Preciso me confessar. Revelar tudo aquilo que guardo em segredo, que oculto de mim mesma. Admitir cada erro, nomeá-lo, abandoná-lo talvez. É um ato de coragem, mas estou em angústia.
Os poetas, em toda a tradição lírica, fizeram confissões íntimas em busca de seu autoconhecimento. Drummond (1902-1987) , por exemplo, confessou que não amou bastante o seu semelhante, que não amou sequer a si mesmo, não amou ninguém, “salvo aquele pássaro- vinha azul e doido- que se esfacelou na asa do avião”.

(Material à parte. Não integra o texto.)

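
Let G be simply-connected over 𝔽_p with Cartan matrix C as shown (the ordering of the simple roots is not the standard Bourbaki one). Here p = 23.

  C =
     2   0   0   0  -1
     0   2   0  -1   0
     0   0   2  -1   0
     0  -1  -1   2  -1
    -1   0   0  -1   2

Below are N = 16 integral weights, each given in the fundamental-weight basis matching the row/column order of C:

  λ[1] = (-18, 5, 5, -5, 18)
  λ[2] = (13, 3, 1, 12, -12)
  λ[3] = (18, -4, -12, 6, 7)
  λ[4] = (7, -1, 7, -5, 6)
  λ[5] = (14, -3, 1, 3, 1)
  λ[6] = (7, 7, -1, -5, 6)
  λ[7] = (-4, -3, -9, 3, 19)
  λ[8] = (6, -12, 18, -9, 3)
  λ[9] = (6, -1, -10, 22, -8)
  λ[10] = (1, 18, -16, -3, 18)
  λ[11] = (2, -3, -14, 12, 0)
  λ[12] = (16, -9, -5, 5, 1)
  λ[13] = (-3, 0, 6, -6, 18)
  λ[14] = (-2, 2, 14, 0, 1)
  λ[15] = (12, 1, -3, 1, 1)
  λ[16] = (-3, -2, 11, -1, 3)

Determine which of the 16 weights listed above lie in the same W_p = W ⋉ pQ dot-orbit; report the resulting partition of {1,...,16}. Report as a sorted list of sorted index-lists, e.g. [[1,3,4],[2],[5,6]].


Dynkin diagram of C (from the 8 off-diagonal −1 entries): D_5.

Folding the 16 weights λ_j+ρ into Ā_23 (reps in the given 5-coord order):

  [1] (13, 2, 2, 0, 2)
  [2] (2, 4, 2, 1, 1)
  [3] (8, 4, 4, 0, 3)
  [4] (8, 4, 4, 0, 3)
  [5] (13, 2, 2, 0, 2)
  [6] (8, 4, 4, 0, 3)
  [7] (2, 4, 2, 1, 1)
  [8] (8, 4, 4, 0, 3)
  [9] (7, 0, 9, 0, 0)
  [10] (13, 2, 2, 0, 2)
  [11] (2, 0, 11, 1, 1)
  [12] (13, 2, 2, 0, 2)
  [13] (2, 4, 2, 1, 1)
  [14] (1, 3, 15, 1, 1)
  [15] (13, 2, 2, 0, 2)
  [16] (2, 0, 11, 1, 1)

Linkage partition of the 16 weights (6 classes, p=23):

[[1, 5, 10, 12, 15], [2, 7, 13], [3, 4, 6, 8], [9], [11, 16], [14]]


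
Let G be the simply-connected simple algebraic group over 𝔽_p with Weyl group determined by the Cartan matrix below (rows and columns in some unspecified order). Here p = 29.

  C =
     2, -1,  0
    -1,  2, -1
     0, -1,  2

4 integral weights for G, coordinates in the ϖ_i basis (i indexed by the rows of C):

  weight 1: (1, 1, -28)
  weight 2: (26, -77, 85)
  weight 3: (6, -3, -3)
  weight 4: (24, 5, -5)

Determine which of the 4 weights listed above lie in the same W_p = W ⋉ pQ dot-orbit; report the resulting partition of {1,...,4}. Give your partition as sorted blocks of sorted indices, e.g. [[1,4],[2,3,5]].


Root system A_3: the 3×3 matrix C matches after relabeling.

Each λ_j+ρ reduced to Ā_29; 3-tuples below use C's row order:

  λ_1+ρ ↦ (23, 2, 2) · λ_2+ρ ↦ (2, 8, 1) · λ_3+ρ ↦ (3, 2, 2) · λ_4+ρ ↦ (23, 2, 2)

3 distinct reps among the 4 weights ⇒ 3 W_29-linkage classes:

[[1, 4], [2], [3]]


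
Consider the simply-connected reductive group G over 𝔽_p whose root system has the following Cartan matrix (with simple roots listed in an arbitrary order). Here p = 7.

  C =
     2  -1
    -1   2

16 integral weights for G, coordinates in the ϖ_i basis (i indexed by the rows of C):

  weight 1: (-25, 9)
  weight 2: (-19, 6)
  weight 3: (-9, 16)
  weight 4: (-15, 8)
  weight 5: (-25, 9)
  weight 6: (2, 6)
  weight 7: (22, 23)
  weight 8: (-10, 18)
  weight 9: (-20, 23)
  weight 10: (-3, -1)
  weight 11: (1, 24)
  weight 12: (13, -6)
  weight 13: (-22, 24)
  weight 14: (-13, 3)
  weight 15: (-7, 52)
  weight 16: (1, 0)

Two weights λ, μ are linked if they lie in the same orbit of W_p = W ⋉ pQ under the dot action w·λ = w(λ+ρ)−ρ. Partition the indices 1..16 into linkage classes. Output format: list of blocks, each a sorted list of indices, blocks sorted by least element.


Cartan matrix: type A_2 (|W|=6); un-permuting the 2 rows.

W_7-reps of the 16 weights in Ā_7 (same 2-coord order as C):

  λ_1+ρ ↦ (0, 4);  λ_2+ρ ↦ (0, 4);  λ_3+ρ ↦ (1, 2);  λ_4+ρ ↦ (0, 2);  λ_5+ρ ↦ (0, 4);  λ_6+ρ ↦ (0, 4);  λ_7+ρ ↦ (2, 3);  λ_8+ρ ↦ (2, 3);  λ_9+ρ ↦ (2, 3);  λ_10+ρ ↦ (0, 2);  λ_11+ρ ↦ (2, 4);  λ_12+ρ ↦ (0, 2);  λ_13+ρ ↦ (0, 4);  λ_14+ρ ↦ (1, 2);  λ_15+ρ ↦ (2, 1);  λ_16+ρ ↦ (2, 1)

Grouping the 16 weights by Ā_7-representative: 6 linkage classes.

[[1, 2, 5, 6, 13], [3, 14], [4, 10, 12], [7, 8, 9], [11], [15, 16]]


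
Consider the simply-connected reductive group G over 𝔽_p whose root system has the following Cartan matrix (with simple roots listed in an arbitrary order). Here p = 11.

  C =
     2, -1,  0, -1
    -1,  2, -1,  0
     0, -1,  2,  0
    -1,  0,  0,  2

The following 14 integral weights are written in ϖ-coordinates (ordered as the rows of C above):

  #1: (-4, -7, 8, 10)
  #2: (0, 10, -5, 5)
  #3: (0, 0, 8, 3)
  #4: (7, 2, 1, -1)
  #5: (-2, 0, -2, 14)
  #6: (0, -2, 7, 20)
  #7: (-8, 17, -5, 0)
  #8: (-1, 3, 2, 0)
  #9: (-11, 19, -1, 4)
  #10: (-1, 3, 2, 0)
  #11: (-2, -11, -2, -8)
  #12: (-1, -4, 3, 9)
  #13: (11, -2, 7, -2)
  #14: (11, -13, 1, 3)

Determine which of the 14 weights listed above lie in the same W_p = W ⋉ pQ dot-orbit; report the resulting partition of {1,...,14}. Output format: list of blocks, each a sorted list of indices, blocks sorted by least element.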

Confissões, de Santo Agostinho (354 d. C- 430 d. C), é um dos livros mais comentados do Ocidente. Mesmo os agnósticos se sentem comovidos ao ler essas páginas palpitantes de um filósofo, de um cultor da arte, outrora sensual e ávido de glória, que se transforma num homem resgatado por seu Deus. Agostinho narra os sofrimentos de sua mãe, Mônica, que orava por ele; a história de suas dúvidas existenciais; a luta contra uma natureza rebelde. É uma leitura forte, a vitória de quem caminha do temor à esperança: “Faço esta confissão com as palavras de alma e o clamor da inteligência”.
O brado de Pablo Neruda (1904-1973) ecoou dos bosques chilenos até os confins do mundo: “Confesso que vivi”. Memórias vivas desse poeta que cantou a condição dos povos latino-americanos com potência épica. Abre as experiências de um menino que nasceu ao pé dos vulcões, sentindo o aroma de loureiros e boldos. De um jovem tímido, perdido na cidade, morando em pensões. Sua peregrinação de diplomata pela Índia, China, Itália, o florido e espinhoso México, a Espanha de seu coração. Mostra-nos a Poesia como um ofício de valor. O poeta como um artesão que exercita um trabalho por longos anos com amor indelével. Confessa que a inclinação profunda do homem é a poesia. A liturgia, os salmos e as religiões saíram da Poesia. O poeta é o antigo sacerdote.
Recentemente, uma outra ganhadora do Prêmio Nobel de Literatura, Annie Ernaux (1940) conquistou o público leitor com o gênero denominado “autossociobiografia”, uma espécie de autoficção, de confissões poderosas. No romance O Lugar, ela se debruça sobre a trajetória de seu pai para investigar relações familiares, conflitos de classes sociais, o lugar ocupado por um sujeito pobre e de pouca instrução numa França entre guerras. A dificuldade de conviver com ele à medida que crescia intelectualmente, criando um abismo silencioso, de incomunicação e dor. O tom é realista, cheio de sentimento, mas sem sentimentalsmo. No coração, a filha guarda as lembranças do tempo distante em que o pai a levava para a escola em sua bicicleta, “barqueiro entre duas margens, debaixo de sol e de chuva”.
Com minha boca confesso, com meus joelhos me dobro, com minhas mãos, escrevo. Alguém, em algum lugar, me ouvirá.